The feedback loop is the real context engine
Rossi’s point that resonates most is that good context engineering is a feedback loop. When something turns out wrong, the question is rarely “why was the output bad?” The real question is “what input allowed this to happen?” (Refactoring.fm)
In mature orgs, that loop looks a lot like incident response, but applied to product delivery:
If a PR shipped without adequate tests, you can fix the PR. But you should also update the shared checklist and the agent guidance, so it does not happen again.
If a feature launched without metrics, you can patch instrumentation. But you should also fix the default template, the definition of done, and the shared playbook.

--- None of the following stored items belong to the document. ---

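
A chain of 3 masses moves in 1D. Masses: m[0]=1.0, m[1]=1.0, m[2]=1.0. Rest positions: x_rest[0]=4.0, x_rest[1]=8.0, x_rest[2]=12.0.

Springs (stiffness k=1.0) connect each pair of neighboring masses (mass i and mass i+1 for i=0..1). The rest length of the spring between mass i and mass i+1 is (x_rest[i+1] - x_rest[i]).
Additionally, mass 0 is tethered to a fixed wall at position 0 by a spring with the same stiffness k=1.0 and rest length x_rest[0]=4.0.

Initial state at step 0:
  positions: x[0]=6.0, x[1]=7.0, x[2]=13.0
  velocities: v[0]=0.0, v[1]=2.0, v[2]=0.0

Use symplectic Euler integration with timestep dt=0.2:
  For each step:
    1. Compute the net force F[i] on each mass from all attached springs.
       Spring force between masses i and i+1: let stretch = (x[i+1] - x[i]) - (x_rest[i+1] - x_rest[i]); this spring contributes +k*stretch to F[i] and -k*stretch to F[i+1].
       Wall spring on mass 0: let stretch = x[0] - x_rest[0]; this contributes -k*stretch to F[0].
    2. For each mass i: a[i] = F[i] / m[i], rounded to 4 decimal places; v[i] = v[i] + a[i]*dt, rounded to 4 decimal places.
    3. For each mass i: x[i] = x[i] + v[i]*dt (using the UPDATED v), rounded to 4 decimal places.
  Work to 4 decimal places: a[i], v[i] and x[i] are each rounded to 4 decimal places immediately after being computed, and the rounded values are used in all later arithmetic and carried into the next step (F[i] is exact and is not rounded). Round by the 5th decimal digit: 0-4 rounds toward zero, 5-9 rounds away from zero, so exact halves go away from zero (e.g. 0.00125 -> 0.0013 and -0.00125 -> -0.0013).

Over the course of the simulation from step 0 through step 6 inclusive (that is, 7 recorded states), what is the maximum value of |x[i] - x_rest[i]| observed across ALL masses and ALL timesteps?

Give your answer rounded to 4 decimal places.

Answer: 3.0547

Derivation:
Step 0: x=[6.0000 7.0000 13.0000] v=[0.0000 2.0000 0.0000]
Step 1: x=[5.8000 7.6000 12.9200] v=[-1.0000 3.0000 -0.4000]
Step 2: x=[5.4400 8.3408 12.7872] v=[-1.8000 3.7040 -0.6640]
Step 3: x=[4.9784 9.1434 12.6365] v=[-2.3078 4.0131 -0.7533]
Step 4: x=[4.4843 9.9191 12.5061] v=[-2.4705 3.8787 -0.6519]
Step 5: x=[4.0282 10.5809 12.4322] v=[-2.2804 3.3091 -0.3693]
Step 6: x=[3.6731 11.0547 12.4443] v=[-1.7755 2.3688 0.0604]
Max displacement = 3.0547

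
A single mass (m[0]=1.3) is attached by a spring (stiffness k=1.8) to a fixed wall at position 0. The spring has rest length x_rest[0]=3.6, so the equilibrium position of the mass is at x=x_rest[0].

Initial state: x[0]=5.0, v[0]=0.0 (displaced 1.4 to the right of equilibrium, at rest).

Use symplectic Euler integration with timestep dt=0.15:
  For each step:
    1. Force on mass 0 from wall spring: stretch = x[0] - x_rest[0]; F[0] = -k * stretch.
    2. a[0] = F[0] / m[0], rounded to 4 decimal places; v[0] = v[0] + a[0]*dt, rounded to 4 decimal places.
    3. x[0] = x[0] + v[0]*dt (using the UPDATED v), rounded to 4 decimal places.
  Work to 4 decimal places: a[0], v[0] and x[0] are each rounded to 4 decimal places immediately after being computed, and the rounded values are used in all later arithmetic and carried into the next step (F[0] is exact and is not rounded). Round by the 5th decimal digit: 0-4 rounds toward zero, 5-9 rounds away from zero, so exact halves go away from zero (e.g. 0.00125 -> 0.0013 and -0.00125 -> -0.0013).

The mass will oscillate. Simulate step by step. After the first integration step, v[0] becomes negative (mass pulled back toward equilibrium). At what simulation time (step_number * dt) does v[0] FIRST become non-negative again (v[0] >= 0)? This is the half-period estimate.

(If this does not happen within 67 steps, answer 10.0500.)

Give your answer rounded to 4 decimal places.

Step 0: x=[5.0000] v=[0.0000]
Step 1: x=[4.9564] v=[-0.2908]
Step 2: x=[4.8705] v=[-0.5725]
Step 3: x=[4.7450] v=[-0.8364]
Step 4: x=[4.5839] v=[-1.0742]
Step 5: x=[4.3921] v=[-1.2785]
Step 6: x=[4.1757] v=[-1.4430]
Step 7: x=[3.9413] v=[-1.5626]
Step 8: x=[3.6963] v=[-1.6335]
Step 9: x=[3.4483] v=[-1.6535]
Step 10: x=[3.2050] v=[-1.6220]
Step 11: x=[2.9740] v=[-1.5400]
Step 12: x=[2.7625] v=[-1.4100]
Step 13: x=[2.5771] v=[-1.2361]
Step 14: x=[2.4235] v=[-1.0237]
Step 15: x=[2.3066] v=[-0.7794]
Step 16: x=[2.2300] v=[-0.5108]
Step 17: x=[2.1961] v=[-0.2263]
Step 18: x=[2.2059] v=[0.0653]
First v>=0 after going negative at step 18, time=2.7000

Answer: 2.7000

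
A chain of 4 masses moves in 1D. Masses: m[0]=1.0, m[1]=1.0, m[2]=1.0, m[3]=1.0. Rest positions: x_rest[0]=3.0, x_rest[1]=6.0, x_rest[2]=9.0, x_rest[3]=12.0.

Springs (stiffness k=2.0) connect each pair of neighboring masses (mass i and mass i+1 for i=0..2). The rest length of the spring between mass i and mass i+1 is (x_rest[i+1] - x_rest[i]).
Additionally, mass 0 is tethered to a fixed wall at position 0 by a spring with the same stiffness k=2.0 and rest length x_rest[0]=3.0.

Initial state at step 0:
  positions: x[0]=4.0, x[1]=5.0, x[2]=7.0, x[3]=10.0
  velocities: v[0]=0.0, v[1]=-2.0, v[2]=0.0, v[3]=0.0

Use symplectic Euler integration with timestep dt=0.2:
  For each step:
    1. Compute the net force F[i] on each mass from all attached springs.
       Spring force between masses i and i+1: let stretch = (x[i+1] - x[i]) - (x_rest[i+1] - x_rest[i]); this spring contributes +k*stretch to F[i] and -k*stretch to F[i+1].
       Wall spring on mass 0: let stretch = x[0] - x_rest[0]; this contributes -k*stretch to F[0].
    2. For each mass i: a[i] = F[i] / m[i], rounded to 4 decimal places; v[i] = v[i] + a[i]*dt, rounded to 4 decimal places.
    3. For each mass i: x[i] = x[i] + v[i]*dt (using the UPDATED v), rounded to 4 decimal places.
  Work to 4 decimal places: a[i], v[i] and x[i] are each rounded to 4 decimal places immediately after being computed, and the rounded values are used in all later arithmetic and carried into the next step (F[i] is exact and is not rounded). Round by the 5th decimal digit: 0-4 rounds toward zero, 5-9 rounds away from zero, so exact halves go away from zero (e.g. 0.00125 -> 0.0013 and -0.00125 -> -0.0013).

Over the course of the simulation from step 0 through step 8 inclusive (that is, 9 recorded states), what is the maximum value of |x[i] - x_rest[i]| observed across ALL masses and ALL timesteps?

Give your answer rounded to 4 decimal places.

Step 0: x=[4.0000 5.0000 7.0000 10.0000] v=[0.0000 -2.0000 0.0000 0.0000]
Step 1: x=[3.7600 4.6800 7.0800 10.0000] v=[-1.2000 -1.6000 0.4000 0.0000]
Step 2: x=[3.2928 4.4784 7.2016 10.0064] v=[-2.3360 -1.0080 0.6080 0.0320]
Step 3: x=[2.6570 4.3998 7.3297 10.0284] v=[-3.1789 -0.3930 0.6406 0.1101]
Step 4: x=[1.9481 4.4162 7.4393 10.0745] v=[-3.5446 0.0818 0.5481 0.2306]
Step 5: x=[1.2808 4.4770 7.5179 10.1498] v=[-3.3366 0.3038 0.3929 0.3765]
Step 6: x=[0.7667 4.5253 7.5638 10.2545] v=[-2.5704 0.2417 0.2293 0.5237]
Step 7: x=[0.4920 4.5160 7.5818 10.3840] v=[-1.3736 -0.0463 0.0902 0.6474]
Step 8: x=[0.4998 4.4301 7.5788 10.5293] v=[0.0392 -0.4296 -0.0152 0.7265]
Max displacement = 2.5080

Answer: 2.5080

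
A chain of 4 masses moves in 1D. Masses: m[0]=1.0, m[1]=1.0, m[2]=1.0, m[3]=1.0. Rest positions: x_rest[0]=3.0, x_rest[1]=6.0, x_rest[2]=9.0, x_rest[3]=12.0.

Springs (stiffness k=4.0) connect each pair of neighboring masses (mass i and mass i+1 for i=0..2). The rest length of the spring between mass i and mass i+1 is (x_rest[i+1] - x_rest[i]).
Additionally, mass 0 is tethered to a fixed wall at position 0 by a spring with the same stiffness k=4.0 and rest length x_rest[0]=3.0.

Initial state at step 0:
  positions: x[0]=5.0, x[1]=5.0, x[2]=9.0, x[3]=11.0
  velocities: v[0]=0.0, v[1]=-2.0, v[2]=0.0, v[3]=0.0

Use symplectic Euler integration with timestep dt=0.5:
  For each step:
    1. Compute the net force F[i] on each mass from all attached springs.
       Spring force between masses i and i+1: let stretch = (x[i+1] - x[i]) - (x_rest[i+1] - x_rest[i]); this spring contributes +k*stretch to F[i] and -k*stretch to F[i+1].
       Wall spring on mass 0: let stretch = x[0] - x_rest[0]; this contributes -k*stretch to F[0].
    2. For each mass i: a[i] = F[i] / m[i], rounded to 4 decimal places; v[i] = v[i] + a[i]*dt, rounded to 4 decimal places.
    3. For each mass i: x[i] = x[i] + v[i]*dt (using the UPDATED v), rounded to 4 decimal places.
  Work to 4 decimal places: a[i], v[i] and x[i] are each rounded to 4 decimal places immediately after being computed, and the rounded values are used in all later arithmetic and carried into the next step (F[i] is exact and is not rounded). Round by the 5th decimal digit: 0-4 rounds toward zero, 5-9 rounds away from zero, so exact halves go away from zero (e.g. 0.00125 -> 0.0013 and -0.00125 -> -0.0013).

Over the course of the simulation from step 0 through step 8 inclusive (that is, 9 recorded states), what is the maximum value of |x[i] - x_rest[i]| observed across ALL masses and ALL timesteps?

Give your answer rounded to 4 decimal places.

Step 0: x=[5.0000 5.0000 9.0000 11.0000] v=[0.0000 -2.0000 0.0000 0.0000]
Step 1: x=[0.0000 8.0000 7.0000 12.0000] v=[-10.0000 6.0000 -4.0000 2.0000]
Step 2: x=[3.0000 2.0000 11.0000 11.0000] v=[6.0000 -12.0000 8.0000 -2.0000]
Step 3: x=[2.0000 6.0000 6.0000 13.0000] v=[-2.0000 8.0000 -10.0000 4.0000]
Step 4: x=[3.0000 6.0000 8.0000 11.0000] v=[2.0000 0.0000 4.0000 -4.0000]
Step 5: x=[4.0000 5.0000 11.0000 9.0000] v=[2.0000 -2.0000 6.0000 -4.0000]
Step 6: x=[2.0000 9.0000 6.0000 12.0000] v=[-4.0000 8.0000 -10.0000 6.0000]
Step 7: x=[5.0000 3.0000 10.0000 12.0000] v=[6.0000 -12.0000 8.0000 0.0000]
Step 8: x=[1.0000 6.0000 9.0000 13.0000] v=[-8.0000 6.0000 -2.0000 2.0000]
Max displacement = 4.0000

Answer: 4.0000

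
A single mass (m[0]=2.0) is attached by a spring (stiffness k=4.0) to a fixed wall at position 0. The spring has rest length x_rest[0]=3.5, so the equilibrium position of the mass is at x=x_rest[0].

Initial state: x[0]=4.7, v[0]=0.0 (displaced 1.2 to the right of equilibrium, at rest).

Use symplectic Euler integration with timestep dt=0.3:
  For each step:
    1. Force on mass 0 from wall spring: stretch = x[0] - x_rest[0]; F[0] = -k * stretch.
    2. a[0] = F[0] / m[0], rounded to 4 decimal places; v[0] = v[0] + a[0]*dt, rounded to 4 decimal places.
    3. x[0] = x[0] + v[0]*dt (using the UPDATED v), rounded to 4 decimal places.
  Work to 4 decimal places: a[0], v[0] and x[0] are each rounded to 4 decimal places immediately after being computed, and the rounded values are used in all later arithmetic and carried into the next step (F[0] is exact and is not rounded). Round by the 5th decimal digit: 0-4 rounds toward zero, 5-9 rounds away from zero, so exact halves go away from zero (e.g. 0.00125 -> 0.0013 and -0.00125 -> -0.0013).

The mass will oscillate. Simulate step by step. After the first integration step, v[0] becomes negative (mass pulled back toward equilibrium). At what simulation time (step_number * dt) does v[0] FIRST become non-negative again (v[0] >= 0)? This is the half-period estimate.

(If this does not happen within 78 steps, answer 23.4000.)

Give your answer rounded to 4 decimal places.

Answer: 2.4000

Derivation:
Step 0: x=[4.7000] v=[0.0000]
Step 1: x=[4.4840] v=[-0.7200]
Step 2: x=[4.0909] v=[-1.3104]
Step 3: x=[3.5914] v=[-1.6649]
Step 4: x=[3.0755] v=[-1.7197]
Step 5: x=[2.6360] v=[-1.4650]
Step 6: x=[2.3520] v=[-0.9466]
Step 7: x=[2.2747] v=[-0.2578]
Step 8: x=[2.4179] v=[0.4774]
First v>=0 after going negative at step 8, time=2.4000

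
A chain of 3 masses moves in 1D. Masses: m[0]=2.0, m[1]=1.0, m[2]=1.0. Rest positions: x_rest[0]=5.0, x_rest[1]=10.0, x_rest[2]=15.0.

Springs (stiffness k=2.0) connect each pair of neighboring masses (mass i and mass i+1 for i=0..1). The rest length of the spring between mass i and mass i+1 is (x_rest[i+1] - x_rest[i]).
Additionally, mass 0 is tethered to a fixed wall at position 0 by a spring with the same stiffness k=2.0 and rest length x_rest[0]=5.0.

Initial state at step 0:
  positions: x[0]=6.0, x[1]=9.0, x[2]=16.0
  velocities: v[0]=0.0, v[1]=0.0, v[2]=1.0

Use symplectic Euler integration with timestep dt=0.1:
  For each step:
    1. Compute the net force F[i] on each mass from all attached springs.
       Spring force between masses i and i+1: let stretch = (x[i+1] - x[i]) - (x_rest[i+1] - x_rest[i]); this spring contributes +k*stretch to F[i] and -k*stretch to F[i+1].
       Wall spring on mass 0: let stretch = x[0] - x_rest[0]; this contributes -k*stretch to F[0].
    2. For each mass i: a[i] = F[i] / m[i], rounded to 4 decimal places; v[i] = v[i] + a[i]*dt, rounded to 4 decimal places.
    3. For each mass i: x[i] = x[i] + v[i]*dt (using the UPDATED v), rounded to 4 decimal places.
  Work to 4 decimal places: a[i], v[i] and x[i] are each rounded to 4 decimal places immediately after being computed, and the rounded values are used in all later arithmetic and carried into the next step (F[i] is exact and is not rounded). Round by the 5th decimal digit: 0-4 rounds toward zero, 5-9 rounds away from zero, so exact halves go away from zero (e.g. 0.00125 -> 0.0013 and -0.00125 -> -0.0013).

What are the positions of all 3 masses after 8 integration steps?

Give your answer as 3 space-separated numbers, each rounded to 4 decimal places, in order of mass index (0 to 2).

Answer: 5.1864 11.1670 15.6540

Derivation:
Step 0: x=[6.0000 9.0000 16.0000] v=[0.0000 0.0000 1.0000]
Step 1: x=[5.9700 9.0800 16.0600] v=[-0.3000 0.8000 0.6000]
Step 2: x=[5.9114 9.2374 16.0804] v=[-0.5860 1.5740 0.2040]
Step 3: x=[5.8270 9.4651 16.0639] v=[-0.8445 2.2774 -0.1646]
Step 4: x=[5.7207 9.7521 16.0155] v=[-1.0634 2.8695 -0.4844]
Step 5: x=[5.5975 10.0837 15.9418] v=[-1.2323 3.3159 -0.7371]
Step 6: x=[5.4632 10.4427 15.8509] v=[-1.3434 3.5903 -0.9087]
Step 7: x=[5.3240 10.8103 15.7519] v=[-1.3918 3.6760 -0.9903]
Step 8: x=[5.1864 11.1670 15.6540] v=[-1.3756 3.5671 -0.9786]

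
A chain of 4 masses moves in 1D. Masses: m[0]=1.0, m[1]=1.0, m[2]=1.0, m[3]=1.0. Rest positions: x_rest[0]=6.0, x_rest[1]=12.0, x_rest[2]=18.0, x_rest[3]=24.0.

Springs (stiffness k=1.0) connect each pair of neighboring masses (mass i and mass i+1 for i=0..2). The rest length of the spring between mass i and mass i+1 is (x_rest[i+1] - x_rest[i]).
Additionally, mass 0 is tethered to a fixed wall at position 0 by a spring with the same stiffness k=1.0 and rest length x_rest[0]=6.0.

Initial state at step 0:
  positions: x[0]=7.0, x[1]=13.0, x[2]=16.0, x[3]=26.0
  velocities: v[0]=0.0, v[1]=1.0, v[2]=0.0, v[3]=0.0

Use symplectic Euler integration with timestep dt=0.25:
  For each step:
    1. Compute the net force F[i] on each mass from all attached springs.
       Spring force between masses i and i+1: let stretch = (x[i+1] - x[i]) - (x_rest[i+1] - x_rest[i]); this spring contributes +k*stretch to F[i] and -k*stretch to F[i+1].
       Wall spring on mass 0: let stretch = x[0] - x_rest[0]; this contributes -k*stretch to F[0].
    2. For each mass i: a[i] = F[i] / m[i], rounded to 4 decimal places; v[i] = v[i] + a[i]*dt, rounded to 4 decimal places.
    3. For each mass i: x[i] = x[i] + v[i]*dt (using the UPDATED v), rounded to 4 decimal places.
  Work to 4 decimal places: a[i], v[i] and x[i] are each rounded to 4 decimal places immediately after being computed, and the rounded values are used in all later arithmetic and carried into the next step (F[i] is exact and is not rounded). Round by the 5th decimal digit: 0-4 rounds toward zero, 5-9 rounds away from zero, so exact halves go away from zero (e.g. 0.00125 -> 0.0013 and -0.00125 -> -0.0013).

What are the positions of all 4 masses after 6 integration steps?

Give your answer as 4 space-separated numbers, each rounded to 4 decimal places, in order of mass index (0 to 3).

Step 0: x=[7.0000 13.0000 16.0000 26.0000] v=[0.0000 1.0000 0.0000 0.0000]
Step 1: x=[6.9375 13.0625 16.4375 25.7500] v=[-0.2500 0.2500 1.7500 -1.0000]
Step 2: x=[6.8242 12.9531 17.2461 25.2930] v=[-0.4531 -0.4375 3.2344 -1.8281]
Step 3: x=[6.6675 12.7290 18.2893 24.7081] v=[-0.6269 -0.8965 4.1729 -2.3398]
Step 4: x=[6.4729 12.4736 19.3862 24.0970] v=[-0.7784 -1.0218 4.3875 -2.4445]
Step 5: x=[6.2488 12.2752 20.3455 23.5665] v=[-0.8965 -0.7938 3.8371 -2.1222]
Step 6: x=[6.0108 12.2045 21.0017 23.2096] v=[-0.9521 -0.2828 2.6248 -1.4275]

Answer: 6.0108 12.2045 21.0017 23.2096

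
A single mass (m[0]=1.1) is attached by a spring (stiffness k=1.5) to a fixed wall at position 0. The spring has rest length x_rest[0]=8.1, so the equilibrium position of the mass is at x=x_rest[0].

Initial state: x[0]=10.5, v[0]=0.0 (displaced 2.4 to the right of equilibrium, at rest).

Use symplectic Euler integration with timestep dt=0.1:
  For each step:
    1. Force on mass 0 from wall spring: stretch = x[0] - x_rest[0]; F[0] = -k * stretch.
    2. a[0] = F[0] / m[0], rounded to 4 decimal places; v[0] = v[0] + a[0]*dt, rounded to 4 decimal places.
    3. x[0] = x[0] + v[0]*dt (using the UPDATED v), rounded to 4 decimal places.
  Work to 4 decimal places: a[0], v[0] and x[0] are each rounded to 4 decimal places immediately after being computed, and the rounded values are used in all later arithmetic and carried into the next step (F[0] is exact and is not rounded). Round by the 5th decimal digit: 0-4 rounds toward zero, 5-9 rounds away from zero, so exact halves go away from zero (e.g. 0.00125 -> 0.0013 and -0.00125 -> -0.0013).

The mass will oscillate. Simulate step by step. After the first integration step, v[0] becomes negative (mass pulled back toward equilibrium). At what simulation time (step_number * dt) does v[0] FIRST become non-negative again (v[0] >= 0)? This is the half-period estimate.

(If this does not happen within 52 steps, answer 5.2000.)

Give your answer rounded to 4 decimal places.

Step 0: x=[10.5000] v=[0.0000]
Step 1: x=[10.4673] v=[-0.3273]
Step 2: x=[10.4023] v=[-0.6501]
Step 3: x=[10.3059] v=[-0.9641]
Step 4: x=[10.1794] v=[-1.2649]
Step 5: x=[10.0246] v=[-1.5485]
Step 6: x=[9.8435] v=[-1.8110]
Step 7: x=[9.6386] v=[-2.0488]
Step 8: x=[9.4127] v=[-2.2586]
Step 9: x=[9.1689] v=[-2.4376]
Step 10: x=[8.9106] v=[-2.5834]
Step 11: x=[8.6412] v=[-2.6939]
Step 12: x=[8.3644] v=[-2.7677]
Step 13: x=[8.0840] v=[-2.8038]
Step 14: x=[7.8038] v=[-2.8016]
Step 15: x=[7.5277] v=[-2.7612]
Step 16: x=[7.2594] v=[-2.6832]
Step 17: x=[7.0025] v=[-2.5686]
Step 18: x=[6.7606] v=[-2.4189]
Step 19: x=[6.5370] v=[-2.2363]
Step 20: x=[6.3347] v=[-2.0232]
Step 21: x=[6.1565] v=[-1.7825]
Step 22: x=[6.0048] v=[-1.5175]
Step 23: x=[5.8816] v=[-1.2318]
Step 24: x=[5.7887] v=[-0.9293]
Step 25: x=[5.7273] v=[-0.6141]
Step 26: x=[5.6982] v=[-0.2906]
Step 27: x=[5.7019] v=[0.0369]
First v>=0 after going negative at step 27, time=2.7000

Answer: 2.7000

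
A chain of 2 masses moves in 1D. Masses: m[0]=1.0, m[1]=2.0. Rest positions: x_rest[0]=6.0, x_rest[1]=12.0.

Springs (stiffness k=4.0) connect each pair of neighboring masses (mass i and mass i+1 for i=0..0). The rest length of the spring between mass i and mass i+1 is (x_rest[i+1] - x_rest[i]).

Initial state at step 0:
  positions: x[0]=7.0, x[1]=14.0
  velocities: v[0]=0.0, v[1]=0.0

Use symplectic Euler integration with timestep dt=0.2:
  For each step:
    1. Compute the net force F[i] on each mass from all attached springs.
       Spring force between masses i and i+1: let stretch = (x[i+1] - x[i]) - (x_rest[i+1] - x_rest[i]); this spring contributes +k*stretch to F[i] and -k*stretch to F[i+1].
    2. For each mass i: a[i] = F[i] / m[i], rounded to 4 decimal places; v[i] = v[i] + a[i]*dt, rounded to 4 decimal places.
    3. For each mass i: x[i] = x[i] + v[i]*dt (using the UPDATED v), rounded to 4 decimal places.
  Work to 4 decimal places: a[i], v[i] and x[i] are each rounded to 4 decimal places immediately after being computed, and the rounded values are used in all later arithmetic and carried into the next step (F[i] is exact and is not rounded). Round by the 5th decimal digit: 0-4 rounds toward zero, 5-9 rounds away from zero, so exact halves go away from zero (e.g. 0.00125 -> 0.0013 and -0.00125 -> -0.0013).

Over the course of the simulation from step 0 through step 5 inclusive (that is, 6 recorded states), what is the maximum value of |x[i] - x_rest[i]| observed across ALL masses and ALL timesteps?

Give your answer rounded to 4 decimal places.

Step 0: x=[7.0000 14.0000] v=[0.0000 0.0000]
Step 1: x=[7.1600 13.9200] v=[0.8000 -0.4000]
Step 2: x=[7.4416 13.7792] v=[1.4080 -0.7040]
Step 3: x=[7.7772 13.6114] v=[1.6781 -0.8390]
Step 4: x=[8.0863 13.4569] v=[1.5455 -0.7727]
Step 5: x=[8.2947 13.3527] v=[1.0420 -0.5209]
Max displacement = 2.2947

Answer: 2.2947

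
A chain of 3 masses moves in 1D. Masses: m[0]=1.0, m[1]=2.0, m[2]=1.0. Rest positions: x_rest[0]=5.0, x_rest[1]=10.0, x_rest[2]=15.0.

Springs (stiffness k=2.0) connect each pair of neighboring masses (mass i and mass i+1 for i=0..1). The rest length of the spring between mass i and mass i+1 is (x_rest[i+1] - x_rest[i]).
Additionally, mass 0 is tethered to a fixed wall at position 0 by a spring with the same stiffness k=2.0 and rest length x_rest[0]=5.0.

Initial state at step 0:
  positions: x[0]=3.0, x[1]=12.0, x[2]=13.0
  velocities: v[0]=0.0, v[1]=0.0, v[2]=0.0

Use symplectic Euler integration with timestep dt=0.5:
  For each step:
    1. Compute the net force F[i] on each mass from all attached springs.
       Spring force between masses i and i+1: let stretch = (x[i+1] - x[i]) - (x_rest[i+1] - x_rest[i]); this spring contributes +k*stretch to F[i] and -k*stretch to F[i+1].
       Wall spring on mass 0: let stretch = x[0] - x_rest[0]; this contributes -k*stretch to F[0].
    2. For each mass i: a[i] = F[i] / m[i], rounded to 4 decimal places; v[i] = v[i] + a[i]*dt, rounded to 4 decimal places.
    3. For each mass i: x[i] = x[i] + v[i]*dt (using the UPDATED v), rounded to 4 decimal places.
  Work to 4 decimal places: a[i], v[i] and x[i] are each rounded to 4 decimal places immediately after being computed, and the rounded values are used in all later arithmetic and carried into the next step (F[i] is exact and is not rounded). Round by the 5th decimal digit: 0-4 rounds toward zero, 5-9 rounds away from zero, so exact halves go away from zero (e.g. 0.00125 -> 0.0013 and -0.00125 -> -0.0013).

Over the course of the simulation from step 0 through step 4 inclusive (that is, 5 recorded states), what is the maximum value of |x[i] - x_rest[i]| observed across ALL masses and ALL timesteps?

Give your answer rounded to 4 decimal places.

Answer: 3.0000

Derivation:
Step 0: x=[3.0000 12.0000 13.0000] v=[0.0000 0.0000 0.0000]
Step 1: x=[6.0000 10.0000 15.0000] v=[6.0000 -4.0000 4.0000]
Step 2: x=[8.0000 8.2500 17.0000] v=[4.0000 -3.5000 4.0000]
Step 3: x=[6.1250 8.6250 17.1250] v=[-3.7500 0.7500 0.2500]
Step 4: x=[2.4375 10.5000 15.5000] v=[-7.3750 3.7500 -3.2500]
Max displacement = 3.0000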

If AI-generated code repeatedly violates conventions, you can keep correcting it. Or you can encode conventions once, in the place the agent always reads.
That is why formats like AGENTS.md matter. They give you a stable place to put the “how,” then evolve it as you learn. (Agents)
The opinionated takeaway
If you want AI to amplify your team, stop treating context as a prompt problem. Treat it as an operating system problem.
Task context is fuel. Shared context is the engine. Tools and live data are the sensors. If you only pour more fuel into a weak engine, you do not go faster. You just make more smoke.
The teams that win with AI will not be the teams with the most clever prompts. They will be the teams that make “how we build” explicit, enforceable, and continuously improved, until both humans and agents can ship high-quality work with minimal hand-holding.